Today let’s talk about a new class of reactions, called elimination reactions

The first question to ask is just to focus on the bonds forming and breaking. 

Every elimination reaction follows the same pattern.

  • We’re breaking C-(leaving group) bond,
  • We’re breaking C-H (note how these bonds are adjacent to each other!)
  • We’re forming a C-C PI bond. 
  • Also, we form a new bond between the H and a base.

Notice how the C-C Pi bond forms where those two bonds broke.

Here’s a typical example – a very simple one.

Here, we start with an alkyl halide (or other compound with a good leaving group), and we add a base.
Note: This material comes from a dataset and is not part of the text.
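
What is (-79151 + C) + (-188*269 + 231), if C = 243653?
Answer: 114161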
Our product here is an alkene.

Look at the bonds formed and broken.

  • breaking C-Br (this is our good leaving group)
  • breaking C-H (this H goes to the base)
  • forming a C-C pi bond
  • forming an O-H bond 

EVERY elimination reaction will form a new Pi bond and break TWO separate bonds on carbon. 

Tomorrow: more details on how these reactions actually work.

Thanks for reading! James

P.S. Last note: see that we’re also forming a salt here. It’s safe to ignore this, since we generally don’t consider it important, but I like to draw out balanced equations so it’s clear that no atoms are being created or destroyed.